And by remedies, I mean, what happens when there's some violation of a guideline, if we take a harm-based approach, which aligns with these alternative justice frameworks, we can think about a much wider array of remedies, and so whether it's an apology and expression of intent to not do that again, a conversation, a little educational tidbit... And for all of these, they may or may not work. The idea is just, let's think about much broader way of interacting and having conversations, which mirror, what we imagine in communities. We think about healthy communities. We don't just kind of say something to someone, someone did something wrong and let's remove them and done. So I take a socio-technical approach to how we think about this, which means that there's the social behavior on the site, and then there is the design or the technical affordances and they shape each other.

And so I think that we can still protect important principles like speech while having a whole lot of other ways of handling behavior that is offensive or concerning or harmful, and also what to do about it, where maybe removing the content is a last resort, but not is not necessarily the first, second or third or the only route possible. So there's lots of other ways of trying to engage with people and give them opportunities to be more accountable before we get to that banning process. And I also think that will increase the legitimacy of banning if it's just for the more severe people who have not been receptive to changing their behavior, acknowledging harms, then yeah, I'm still okay with banning them. I haven't gone full like restorative justice, I guess, or I think there's limits where that framework applies here. And so I think it's just both at punitive and restorative models have a role in governance, but we should expand the repertoire and the kinds of remedies we might consider

Ethan Zuckerman:

The idea of socio-technical systems help us understand why the standards are applied so bluntly and stupidly, in some cases: the 15 year old venting once versus the president of the United States. In a purely technical rules-based system, we consider what words are said. In the socio-technical system. We consider the context, we consider the positionality of the person saying things, we consider the context, how often has this been said, who's the audience for it, and is it likely to actually incite people to violence? Has it incited people to violence? But if we're just looking at the technical rule set, we start saying speech is speech, and we're going to treat it all the same way. Similarly what the platforms have come up with is a purely technical intervention. We will block that account either for a period of time or indefinitely.

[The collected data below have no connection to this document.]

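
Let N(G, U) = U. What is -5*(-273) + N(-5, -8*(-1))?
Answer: 1373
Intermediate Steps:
-5*(-273) + N(-5, -8*(-1)) = -5*(-273) - 8*(-1) = 1365 + 8 = 1373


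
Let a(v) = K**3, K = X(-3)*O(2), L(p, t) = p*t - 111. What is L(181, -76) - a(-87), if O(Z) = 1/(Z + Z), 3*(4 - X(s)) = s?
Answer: -887613/64 ≈ -13869.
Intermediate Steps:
X(s) = 4 - s/3
O(Z) = 1/(2*Z)
L(p, t) = -111 + p*t
K = 5/4 (K = (4 - 1/3*(-3))*((1/2)/2) = (4 + 1)*((1/2)*(1/2)) = 5*(1/4) = 5/4 ≈ 1.2500)
a(v) = 125/64 (a(v) = (5/4)**3 = 125/64)
L(181, -76) - a(-87) = (-111 + 181*(-76)) - 1*125/64 = (-111 - 13756) - 125/64 = -13867 - 125/64 = -887613/64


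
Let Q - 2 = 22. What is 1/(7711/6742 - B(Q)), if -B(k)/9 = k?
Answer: 6742/1463983 ≈ 0.0046052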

Maybe it will cost you something depending on how much of your identity is tied up with the account, but maybe it costs you nothing, particularly if you had an account that no one was following and you simply go and create another one. I'm really interested as you start sort of expanding this repertoire, and it sounds like one of the spaces that you're most interested in is apologies. Can you talk to me about what this recent paper that you've written, which looks really deeply at apologies and how people feel about them, what might apologies do within the systems that we're considering?

Sarita Schoenebeck:

Yeah. Apologies can be a very important component of restorative justice frameworks and of the idea of accountability, and in one of our studies with US adults, and we asked about the idea of apologies and in general, they were positive about it, along with ideas like banning and removing content, so people can have a range of preferences about what to do when they experience harassment. But we also found that some groups were opposed to apologies, for example, the transgender participants in our sample were less positive about apologies, and that could be because they may feel they're not genuine. It could be because the idea of an apology may suggest some private communication and DM or, and it could open them to more abuse. I'm excited about the idea of apologies because it can amend a lot of harms in an interpersonal level or, you know, governments apologize too.

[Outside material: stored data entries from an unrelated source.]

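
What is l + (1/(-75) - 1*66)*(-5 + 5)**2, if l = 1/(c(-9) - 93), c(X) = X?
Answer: -1/102 ≈ -0.0098039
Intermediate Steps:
l = -1/102 (l = 1/(-9 - 93) = 1/(-102) = -1/102 ≈ -0.0098039)
l + (1/(-75) - 1*66)*(-5 + 5)**2 = -1/102 + (1/(-75) - 1*66)*(-5 + 5)**2 = -1/102 + (-1/75 - 66)*0**2 = -1/102 - 4951/75*0 = -1/102 + 0 = -1/102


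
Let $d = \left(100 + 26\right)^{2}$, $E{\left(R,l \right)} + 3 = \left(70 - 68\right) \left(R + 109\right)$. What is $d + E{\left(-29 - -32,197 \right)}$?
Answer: $16097$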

And that can be really meaningful signal. But I also think that apologies if they're forced, demanded, they can, again, exacerbate harm because we take like, let's take the example of someone posted racist content and someone posted anti-racist content, and they were both removed, asking the person who was posting anti racist comment, and maybe they're responding to something that to now apologize is just an egregious trajectory to imagine going down. So I think there's a lot of ways to move forward in this. One thing that I think is a really convincing argument is to say that people who are one time offenders or rare offenders, and I'm using the word offenders, we should say people who perpetuate harmful content, if this infrequent, is not routine, we should give them alternative pathways to acknowledge that they messed up. They made a mistake. They can express that they don't, they'll try not to do it again.

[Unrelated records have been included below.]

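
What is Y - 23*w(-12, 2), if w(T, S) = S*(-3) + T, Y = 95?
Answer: 509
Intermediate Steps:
w(T, S) = T - 3*S (w(T, S) = -3*S + T = T - 3*S)
Y - 23*w(-12, 2) = 95 - 23*(-12 - 3*2) = 95 - 23*(-12 - 6) = 95 - 23*(-18) = 95 + 414 = 509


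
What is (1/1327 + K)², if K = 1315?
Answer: 3045045940036/1760929 ≈ 1.7292e+6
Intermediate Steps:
(1/1327 + K)² = (1/1327 + 1315)² = (1745006/1327)² = 3045045940036/1760929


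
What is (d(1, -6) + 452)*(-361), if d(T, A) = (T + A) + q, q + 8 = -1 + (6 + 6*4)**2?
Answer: -483018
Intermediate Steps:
q = 891 (q = -8 + (-1 + (6 + 6*4)**2) = -8 + (-1 + (6 + 24)**2) = -8 + (-1 + 30**2) = -8 + (-1 + 900) = -8 + 899 = 891)
d(T, A) = 891 + A + T (d(T, A) = (T + A) + 891 = (A + T) + 891 = 891 + A + T)
(d(1, -6) + 452)*(-361) = ((891 - 6 + 1) + 452)*(-361) = (886 + 452)*(-361) = 1338*(-361) = -483018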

In that case, we may not need to remove or ban them necessarily. The people who repeatedly are harmful, they may be engaged in networked behavior that is incredibly harmful for the victims or the people experiencing it. Those can go straight to the punitive content. And that's something I think that companies can and should implement like, now. And, it's, they know who are repeat offenders, who are likely to be engaging in network harmful behavior. And they know who's probably just a one-time really messed up, a person who messed up one time and just needs a different pathway to reform their behavior.

Ethan Zuckerman:

Increasingly I'm of the opinion that moderation is the problem that the problem isn't a problem with moderation. The problem is moderation. That moderation implies that some group of people is going to enforce a set of rules, and your adherence to those rules is what matters, not your input into those roles or your discussion around those rules. To me, it feels like the healthiest communities are the ones that actually have robust conversations about what the rules should be, how we should deal with sanctioning, whether it's removal, whether it's apology, whether it's public shaming, whether it's any number of other things that people sort of involved with that. So for me, the experiments I'm really interested in taking on are: can we build small communities that are operating around governance rather than around moderation? What are some of the experiments that you want to do in this space? What are the experiments that would really get you closest to sort of answering your questions about what's wrong with moderation and what models that are closer to restorative justice might work in online spaces?

Sarita Schoenebeck:

Good question. And I love the, or I appreciate these shared concerns about content moderation and what it gets us and what it doesn't. I would love to see an ability to more easily move between sort of controlled lab studies, survey studies, where you can know about the people you're running the studies with. You can look for certain outcomes. For example, with some of the surveys I've been doing lately, we can ask people, tell me about yourself. What's your gender, what's your race, other things, and look at their preferences so that we can catch problems where we might say on average people like apologies, but they're really harmful for some groups. And I'd love to be able to move more seamlessly or transition from those kinds of studies to the field experiments, the online studies where concern would be, you might see really nice result, but you don't know if it's harming some groups in the process, even while it looks good for the site overall or whatever, and be able to kind of move between those two.

So maybe have pools of people online, where you know more about them. You can look for what safeguards are in place to make sure those who may be most harmed can be especially attended to and protected, and so, as soon as we realize, "Hey, these measures look really good overall, but these groups they're not working for at all, we need to stop this" and, and we need some kinds of accountability auditing independence. I think because the companies may not have much incentive to stop something that works for most people, even if it harms some people more. Some of the also powerful lessons are about different countries value systems.

So Jillian York has written about this, there's a variety of colleagues, Amna Batool, a PhD student who's looking at women's experiences of gender based violence in Pakistan, in a country like Pakistan, for example, social media is such a profound kind of cultural experience. For example, women maybe just have a photo of posted them online and it could be shamed, there's even honor killings based on social media postings. And so many things about governance too. We need to think about really radically different value systems and family commitments and things that here in the US, I think people don't think about very often.

Ethan Zuckerman:

Yeah. I think that added complexity of the fact that these rule sets that we're working within are created with one culture, they are applied to all sorts of other cultures. It really raises the question of whether it's possible to govern these spaces from that US point of view when they're working in such radically different places. So Sarita Schoenebeck, it's been wonderful to have you with us today. Thanks for making some time for us.

Sarita Schoenebeck:

Thank you so much for having me. It was a great conversation.